Anyone who has seen the classic film “Cool Runnings” remembers the song that the bobsled team had for themselves:
The people say, you know they can’t believe
Jamaica, we have a bobsled team.
Well, with this being the first year of Horizon High School’s athletic program, there are many new things coming along with it. The big game at the end of the week, new athletes, new teammates, new coaches. Everything is new and exciting.
Perhaps the most remarkable new program at Horizon — and the least known — is the varsity bowling team.
That’s right: Horizon has a bowling team.
A bowling program is nothing out of the ordinary for this area; all the high schools in West and Southwest Orange have bowling teams. However, the newness of everything makes the program at Horizon noteworthy, especially in how they have performed so far.
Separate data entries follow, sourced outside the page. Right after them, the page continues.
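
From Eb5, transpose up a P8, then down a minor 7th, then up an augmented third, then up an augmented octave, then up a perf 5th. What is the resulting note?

E##7

Up a perfect octave from Eb5: Eb6 (12 semitones up).
Down a minor seventh from Eb6: F5 (10 semitones down).
An augmented third up from F5 is A#5.
A#5 up an augmented octave → A##6 (13 semitones).
Up a perfect fifth from A##6: E##7 (7 semitones up).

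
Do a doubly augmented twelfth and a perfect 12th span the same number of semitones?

No

A doubly augmented twelfth spans 21 semitones; a perfect twelfth spans 19 semitones. They differ by 2.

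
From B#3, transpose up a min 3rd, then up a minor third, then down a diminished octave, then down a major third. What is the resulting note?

Up a minor third from B#3: D#4 (3 semitones up).
Up a minor third from D#4: F#4 (3 semitones up).
F#4 down a diminished octave → F##3 (11 semitones).
A major third down from F##3 is D#3.

D#3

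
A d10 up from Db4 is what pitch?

Fbb5

Three letters up from D (plus an octave) reaches F.
Moving 14 semitones up from Db4 (the size of a diminished tenth) reaches Fbb5.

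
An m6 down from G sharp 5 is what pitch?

The sixth takes the letter from G down to B.
Moving 8 semitones down from G#5 (the size of a minor sixth) reaches B#4.

B sharp 4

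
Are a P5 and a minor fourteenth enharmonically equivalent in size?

A perfect fifth is 7 semitones but a minor fourteenth is 22 semitones — different sizes.

No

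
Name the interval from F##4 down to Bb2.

Descending from F##4 to Bb2 is the same interval as ascending Bb2 to F##4.
B to F spans five letter names (B-C-D-E-F), plus an octave — that makes it a twelfth of some quality.
A perfect twelfth would be 19 semitones; Bb2 to F##4 is 21, two semitones wider, so the interval is doubly augmented.
(Equivalently, a compound doubly augmented fifth: a doubly augmented fifth plus an octave.)

AA12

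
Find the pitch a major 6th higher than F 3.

D 4

Counting six letter names up from F lands on D.
Moving 9 semitones up from F3 (the size of a major sixth) reaches D4.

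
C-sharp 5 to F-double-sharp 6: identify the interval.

augmented eleventh

C to F spans four letter names (C-D-E-F), plus an octave, so the interval is some kind of eleventh.
The perfect eleventh is 17 semitones; here we have 18, one semitone wider: augmented.
(Equivalently, a compound augmented fourth: an augmented fourth plus an octave.)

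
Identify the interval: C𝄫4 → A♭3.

diminished third

Descending from Cbb4 to Ab3 is the same interval as ascending Ab3 to Cbb4.
A to C spans three letter names (A-B-C), so the interval is some kind of third.
The major third is 4 semitones; here we have 2, two semitones narrower: diminished.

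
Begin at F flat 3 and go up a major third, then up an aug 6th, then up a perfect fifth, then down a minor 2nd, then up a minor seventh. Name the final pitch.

A major third up from Fb3 is Ab3.
An augmented sixth up from Ab3 is F#4.
A perfect fifth up from F#4 is C#5.
C#5 down a minor second → B#4 (1 semitone).
B#4 up a minor seventh → A#5 (10 semitones).

A sharp 5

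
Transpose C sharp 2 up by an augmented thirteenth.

A double-sharp 3

The thirteenth's letter: C up six letter names plus an octave → A.
An augmented thirteenth spans 22 semitones, so from C#2 the target pitch is A##3.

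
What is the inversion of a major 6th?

minor third

Interval numbers invert to sum to nine: 6 + 3 = 9, so a sixth inverts to a third.
And major becomes minor under inversion, so we get a minor third.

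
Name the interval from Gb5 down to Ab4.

Descending from Gb5 to Ab4 is the same interval as ascending Ab4 to Gb5.
A to G spans seven letter names (A-B-C-D-E-F-G) — that makes it a seventh of some quality.
A major seventh would be 11 semitones, but Ab4 to Gb5 is 10 — one semitone narrower, making it a minor seventh.

minor seventh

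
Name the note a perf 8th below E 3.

E 2

An octave keeps the letter name E, an octave down from E.
Moving 12 semitones down from E3 (the size of a perfect octave) reaches E2.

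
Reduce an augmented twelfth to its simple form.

Each octave removed subtracts seven from the number: 12 − 7 = 5.
So an augmented twelfth is an octave plus an augmented fifth. The quality is unchanged.

augmented fifth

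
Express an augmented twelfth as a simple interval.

Subtracting seven from the interval number removes an octave: 12 − 7 = 5.
So an augmented twelfth is an octave plus an augmented fifth. The quality is unchanged.

A5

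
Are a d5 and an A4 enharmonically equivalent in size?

Yes

A diminished fifth spans 6 semitones, and an augmented fourth also spans 6 semitones — they're enharmonic.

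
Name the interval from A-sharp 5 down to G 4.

A9

Descending from A#5 to G4 is the same interval as ascending G4 to A#5.
G to A spans two letter names (G-A), plus an octave: a ninth.
A major ninth would be 14 semitones; G4 to A#5 is 15, one semitone wider, so the interval is augmented.
(Equivalently, a compound augmented second: an augmented second plus an octave.)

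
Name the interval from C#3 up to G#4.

P12

C to G spans five letter names (C-D-E-F-G), plus an octave, so the interval is some kind of twelfth.
The perfect twelfth spans 19 semitones, and C#3 to G#4 is exactly 19 semitones — so this is a perfect twelfth.
(Equivalently, a compound perfect fifth: a perfect fifth plus an octave.)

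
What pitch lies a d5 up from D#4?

A4

Counting five letter names up from D lands on A.
Moving 6 semitones up from D#4 (the size of a diminished fifth) reaches A4.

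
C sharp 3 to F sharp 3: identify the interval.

P4

C to F spans four letter names (C-D-E-F), so the interval is some kind of fourth.
The perfect fourth spans 5 semitones, and C#3 to F#3 is exactly 5 semitones — so this is a perfect fourth.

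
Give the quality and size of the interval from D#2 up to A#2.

D to A spans five letter names (D-E-F-G-A), so the interval is some kind of fifth.
The perfect fifth spans 7 semitones, and D#2 to A#2 is exactly 7 semitones — so this is a perfect fifth.

P5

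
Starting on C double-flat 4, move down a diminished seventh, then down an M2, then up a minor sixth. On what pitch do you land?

A double-flat 3

A diminished seventh down from Cbb4 is Db3.
Down a major second from Db3: Cb3 (2 semitones down).
A minor sixth up from Cb3 is Abb3.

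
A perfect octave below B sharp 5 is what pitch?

An octave keeps the letter name B, an octave down from B.
Moving 12 semitones down from B#5 (the size of a perfect octave) reaches B#4.

B sharp 4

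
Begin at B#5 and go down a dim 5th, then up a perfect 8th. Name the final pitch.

E##6

B#5 down a diminished fifth → E##5 (6 semitones).
Up a perfect octave from E##5: E##6 (12 semitones up).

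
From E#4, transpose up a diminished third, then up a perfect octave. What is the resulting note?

G5

E#4 up a diminished third → G4 (2 semitones).
G4 up a perfect octave → G5 (12 semitones).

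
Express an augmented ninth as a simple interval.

Take out an octave (7 from the number): 9 − 7 = 2.
That makes an augmented ninth a compound augmented second — an octave plus an augmented second.

A2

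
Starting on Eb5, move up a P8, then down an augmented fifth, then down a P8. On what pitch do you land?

Up a perfect octave from Eb5: Eb6 (12 semitones up).
Down an augmented fifth from Eb6: Abb5 (8 semitones down).
Abb5 down a perfect octave → Abb4 (12 semitones).

Abb4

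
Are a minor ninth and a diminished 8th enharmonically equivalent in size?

A minor ninth spans 13 semitones; a diminished octave spans 11 semitones. They differ by 2.

No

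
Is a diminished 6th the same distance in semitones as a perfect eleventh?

No

A diminished sixth is 7 semitones but a perfect eleventh is 17 semitones — different sizes.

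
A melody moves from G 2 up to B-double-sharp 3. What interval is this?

G to B spans three letter names (G-A-B), plus an octave: a tenth.
G2 to B##3 spans 18 semitones — two semitones wider than the major tenth (16) — giving a doubly augmented tenth.
(Equivalently, a compound doubly augmented third: a doubly augmented third plus an octave.)

doubly augmented tenth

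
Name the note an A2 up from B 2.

C double-sharp 3

Two letter names up from B: C.
Moving 3 semitones up from B2 (the size of an augmented second) reaches C##3.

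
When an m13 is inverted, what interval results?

major third

First reduce the compound minor thirteenth to its simple form, a minor sixth.
Interval numbers invert to sum to nine: 6 + 3 = 9, so a sixth inverts to a third.
And minor becomes major under inversion, so we get a major third.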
First-year head coach Mell Rupp said the only difficult part so far has been recruiting members to join the team. He said not many students — female students in particular — have jumped at the chance to join the team. Even his own daughter, a freshman, didn’t want to join. “She told me, ‘It doesn’t look that cool, Dad. I don’t think if I told my friends I was on the bowling team, I’d be seen as cool,’” Rupp said with a laugh. “It’s a sport that doesn’t get as much attention at the high school level. … But my team is very passionate about it.”
So far, the girls team, comprised of only two athletes, is 4-3. They join Horizon’s six male bowlers. Because of this small membership — teams are supposed to have five of each gender — the team has had to compete in what is called a baker match.
In a baker match, a team switches bowlers every frame. For Horizon, its female bowlers bowl every other frame, so they can compete along with the males.
Rupp is not only the bowling coach at Horizon. He is also the gifted and advanced studies coordinator, as well as a U.S. history teacher.
“It’s a new school, so you have to wear different hats,” Rupp said.
Although membership is still a work in progress, Rupp is amazed at how supportive the administration has been of the team.
“I put out an announcement every time we have wins and put out the information on social media, so information of the team does get out there,” Rupp said. “I do feel the school, administration and our principal are supportive of us.”
The team practices four days a week at AMF Kissimmee Lanes. After a 15-minute warmup, the team plays three games, focusing on a specific part of its technique with each game. As they play, Rupp hops between bowling lanes to give pointers. A possible blessing in disguise to having a small team is it allows him to work with each member individually.
“I work with them on anything they may need help with — their approach, throwing the ball, how to approach each of the different shots,” Rupp said.
Going forward, the goal is, of course, to recruit new members, but Rupp is looking beyond that. He wants to build the Horizon bowling into a strong, formidable team.
“We want to have a bigger presence for the bowling program at our school,” Rupp said. “So that not only do I have my players being passionate, but the rest of the school being supportive, as well.”